Pantsov, a Russian, researched the book in Moscow at the Soviet Communist Party archives which have not long been open to the public. These files, in addition to containing a wealth of information on Soviet Communism, include considerable documentation on the early years and subsequent development of the Chinese Communist Party. The collection contains fifteen volumes on Mao alone and specific communications between Stalin and his successors with Mao.
In his lecture, Levine focused on three commonly accepted myths concerning Mao and the Chinese Communist revolution. The exhaustive research of the Soviet Communist archives and the resulting Mao:The Real Story proved the myths to be fallacies.
Myth one: Mao was a unique Communist, independent from Soviet Communism, who by virtue of his brilliance and dedication to the cause accomplished a stunning victory over the Nationalists in the Chinese civil war.
Reality was the Chinese Communists were subordinate to the Soviet Communists who established the ground rules and provided the vital funding. The Chinese could not have functioned without this support and if they had attempted to do so they would have been dropped from the Communist International.
Myth two: The Chinese Communist Party came to power through land reform promises which stimulated a powerful peasant revolution.

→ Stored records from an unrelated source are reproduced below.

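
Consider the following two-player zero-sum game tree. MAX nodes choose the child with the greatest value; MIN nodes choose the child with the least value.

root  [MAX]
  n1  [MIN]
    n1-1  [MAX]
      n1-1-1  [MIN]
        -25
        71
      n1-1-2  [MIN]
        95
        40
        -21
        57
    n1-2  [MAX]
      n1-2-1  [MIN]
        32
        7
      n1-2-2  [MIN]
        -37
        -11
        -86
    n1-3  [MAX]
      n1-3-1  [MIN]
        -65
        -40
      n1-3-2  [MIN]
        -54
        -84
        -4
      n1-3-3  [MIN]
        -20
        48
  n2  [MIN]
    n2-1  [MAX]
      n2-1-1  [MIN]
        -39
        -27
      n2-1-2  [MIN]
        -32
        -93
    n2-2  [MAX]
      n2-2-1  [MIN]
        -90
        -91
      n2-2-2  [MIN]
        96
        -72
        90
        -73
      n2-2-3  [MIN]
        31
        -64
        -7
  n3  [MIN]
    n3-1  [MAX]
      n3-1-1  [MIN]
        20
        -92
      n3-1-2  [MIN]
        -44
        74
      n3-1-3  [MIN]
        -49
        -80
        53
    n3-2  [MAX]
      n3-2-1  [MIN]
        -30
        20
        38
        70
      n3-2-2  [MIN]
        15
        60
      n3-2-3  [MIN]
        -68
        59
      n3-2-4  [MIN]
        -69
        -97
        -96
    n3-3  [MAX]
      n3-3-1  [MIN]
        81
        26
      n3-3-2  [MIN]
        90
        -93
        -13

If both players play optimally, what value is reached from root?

-21

n1-1-1 (MIN): min(-25, 71) = -25
n1-1-2 (MIN): min(95, 40, -21, 57) = -21
n1-1 (MAX): max(-25, -21) = -21
n1-2-1 (MIN): min(32, 7) = 7
n1-2-2 (MIN): min(-37, -11, -86) = -86
n1-2 (MAX): max(7, -86) = 7
n1-3-1 (MIN): min(-65, -40) = -65
n1-3-2 (MIN): min(-54, -84, -4) = -84
n1-3-3 (MIN): min(-20, 48) = -20
n1-3 (MAX): max(-65, -84, -20) = -20
n1 (MIN): min(-21, 7, -20) = -21
n2-1-1 (MIN): min(-39, -27) = -39
n2-1-2 (MIN): min(-32, -93) = -93
n2-1 (MAX): max(-39, -93) = -39
n2-2-1 (MIN): min(-90, -91) = -91
n2-2-2 (MIN): min(96, -72, 90, -73) = -73
n2-2-3 (MIN): min(31, -64, -7) = -64
n2-2 (MAX): max(-91, -73, -64) = -64
n2 (MIN): min(-39, -64) = -64
n3-1-1 (MIN): min(20, -92) = -92
n3-1-2 (MIN): min(-44, 74) = -44
n3-1-3 (MIN): min(-49, -80, 53) = -80
n3-1 (MAX): max(-92, -44, -80) = -44
n3-2-1 (MIN): min(-30, 20, 38, 70) = -30
n3-2-2 (MIN): min(15, 60) = 15
n3-2-3 (MIN): min(-68, 59) = -68
n3-2-4 (MIN): min(-69, -97, -96) = -97
n3-2 (MAX): max(-30, 15, -68, -97) = 15
n3-3-1 (MIN): min(81, 26) = 26
n3-3-2 (MIN): min(90, -93, -13) = -93
n3-3 (MAX): max(26, -93) = 26
n3 (MIN): min(-44, 15, 26) = -44
root (MAX): max(-21, -64, -44) = -21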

Reality was tens of millions of Chinese peasants were dispossessed and had absolutely nothing. They were so discontented that they were willing to go with the Chinese Communists simply on the basis that anything would be better. Land reform had little to do with it.
Myth three: Mao was a creative philosopher, brilliant thinker, poet, and great military strategist with a clear vision of a Utopian society.
Reality was Mao was neither creative nor brilliant, his poetry was mediocre, he wrote only one book and two articles and Stalin directed his military activity. He wanted to make China a major power, but had no idea of what kind of society and how to get there. He made huge mistakes, but by the time the people realized this Maoists had accrued so much power that he was relatively secure.
This was a powerful lecture, followed by a stimulating Q and A session.